Aisyah mengangguk. “Aku merasa... semua ini terlalu berat untuk ditanggung. Tapi aku juga tidak bisa berhenti di tengah jalan.”
Khaerul duduk di sebelahnya, memperhatikan wajah Aisyah yang tampak lelah namun tetap bersinar. “Kau tidak sendiri.”
Aisyah menatapnya. “Khaerul... bagaimana kalau ternyata kebenaran yang kita temukan justru menyakitkan?”
“Kalau itu memang kebenaran, berarti Allah ingin kita mengetahuinya. Luka yang dibuka oleh cahaya kebenaran akan sembuh lebih cepat daripada luka yang ditutup dalam gelap,” jawab Khaerul, perlahan tapi pasti.

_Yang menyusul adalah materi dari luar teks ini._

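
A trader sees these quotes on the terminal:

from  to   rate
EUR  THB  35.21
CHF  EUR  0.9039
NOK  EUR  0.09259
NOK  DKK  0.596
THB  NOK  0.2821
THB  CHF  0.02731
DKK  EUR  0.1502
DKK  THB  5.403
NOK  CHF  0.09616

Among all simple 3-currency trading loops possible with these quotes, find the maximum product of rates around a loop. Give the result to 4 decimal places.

0.9197

EUR→THB→NOK→EUR: 35.21 × 0.2821 × 0.09259 = 0.91967
THB→NOK→DKK→THB: 0.2821 × 0.596 × 5.403 = 0.90842
EUR→THB→CHF→EUR: 35.21 × 0.02731 × 0.9039 = 0.86918
Maximum is EUR→THB→NOK→EUR at 0.9197; no arbitrage — every cycle loses value.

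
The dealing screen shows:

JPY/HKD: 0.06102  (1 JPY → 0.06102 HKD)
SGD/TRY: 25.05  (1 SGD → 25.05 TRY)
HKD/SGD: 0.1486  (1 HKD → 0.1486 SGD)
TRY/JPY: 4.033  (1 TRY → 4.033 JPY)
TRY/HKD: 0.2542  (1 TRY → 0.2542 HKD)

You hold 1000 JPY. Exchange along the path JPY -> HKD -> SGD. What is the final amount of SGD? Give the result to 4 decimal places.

9.0676

1000 JPY × 0.06102 = 61.02 HKD
61.02 HKD × 0.1486 = 9.067572 SGD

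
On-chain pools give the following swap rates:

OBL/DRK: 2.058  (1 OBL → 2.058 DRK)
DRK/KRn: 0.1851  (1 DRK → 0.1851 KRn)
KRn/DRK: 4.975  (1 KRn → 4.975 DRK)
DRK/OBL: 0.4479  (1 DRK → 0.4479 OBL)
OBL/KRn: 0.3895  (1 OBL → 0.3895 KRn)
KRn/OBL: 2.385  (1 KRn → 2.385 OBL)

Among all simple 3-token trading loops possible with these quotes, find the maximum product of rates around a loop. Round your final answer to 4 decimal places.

DRK→KRn→OBL→DRK: 0.1851 × 2.385 × 2.058 = 0.90853
DRK→OBL→KRn→DRK: 0.4479 × 0.3895 × 4.975 = 0.86792
Maximum is DRK→KRn→OBL→DRK at 0.9085; no arbitrage — every cycle loses value.

0.9085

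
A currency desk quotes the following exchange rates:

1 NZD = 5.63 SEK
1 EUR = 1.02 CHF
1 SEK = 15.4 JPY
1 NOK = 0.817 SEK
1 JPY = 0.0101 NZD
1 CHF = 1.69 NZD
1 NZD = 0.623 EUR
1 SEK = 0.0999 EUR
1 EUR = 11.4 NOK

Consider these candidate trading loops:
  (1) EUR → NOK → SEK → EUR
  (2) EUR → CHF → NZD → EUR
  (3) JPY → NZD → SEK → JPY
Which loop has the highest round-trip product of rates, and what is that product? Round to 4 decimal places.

(1) 11.4 × 0.817 × 0.0999 = 0.93045
(2) 1.02 × 1.69 × 0.623 = 1.07393
(3) 0.0101 × 5.63 × 15.4 = 0.87569
Highest is cycle (2) at 1.0739 (>1, arbitrage).

1.0739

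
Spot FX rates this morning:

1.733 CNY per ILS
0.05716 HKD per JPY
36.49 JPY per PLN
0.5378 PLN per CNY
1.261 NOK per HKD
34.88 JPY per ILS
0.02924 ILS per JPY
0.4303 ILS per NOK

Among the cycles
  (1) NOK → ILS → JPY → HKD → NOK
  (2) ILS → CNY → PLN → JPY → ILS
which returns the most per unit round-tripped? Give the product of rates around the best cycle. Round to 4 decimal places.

(1) 0.4303 × 34.88 × 0.05716 × 1.261 = 1.08182
(2) 1.733 × 0.5378 × 36.49 × 0.02924 = 0.99442
Highest is cycle (1) at 1.0818 (>1, arbitrage).

1.0818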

Suasana mendadak hening. Di antara mereka, rasa yang dulu hanya samar kini mulai menemukan bentuknya. Aisyah sadar, ketertarikannya pada Khaerul bukan sekadar karena ia satu-satunya orang yang mengerti, tapi karena dalam dirinya, Aisyah menemukan tempat untuk kembali. Dan Khaerul pun demikian. Tatapannya pada Aisyah bukan hanya karena ia sepupunya, tetapi karena ada sesuatu yang melampaui ikatan darah—sebuah takdir yang terasa tumbuh di setiap langkah pencarian mereka.
Aisyah memalingkan wajah, menatap jendela yang kini dipenuhi embun. “Besok... kita ke makam Mahfudz. Kita buka segel itu.”
“InsyaAllah,” balas Khaerul.
Malam semakin larut. Angin menari di sela bambu dan dedaunan. Tapi hati Aisyah mulai merasakan ketenangan. Tidak seperti sebelumnya yang penuh kekacauan dan ketakutan. Kini ada harapan. Ada keyakinan bahwa semua ini bukan sekadar peristiwa, melainkan rencana Allah yang luar biasa.
Dan dalam doa malamnya, Aisyah mengucap: "Ya Allah, jika ini jalan yang Engkau pilihkan untukku, maka kuatkanlah langkahku. Jika kebenaran ini harus kubayar dengan air mata, maka jadikan ia air mata yang mencuci dosa. Dan jika cinta ini datang bersamaan dengan misteri-Mu, maka biarlah cinta ini menjadi bagian dari keajaiban-Mu."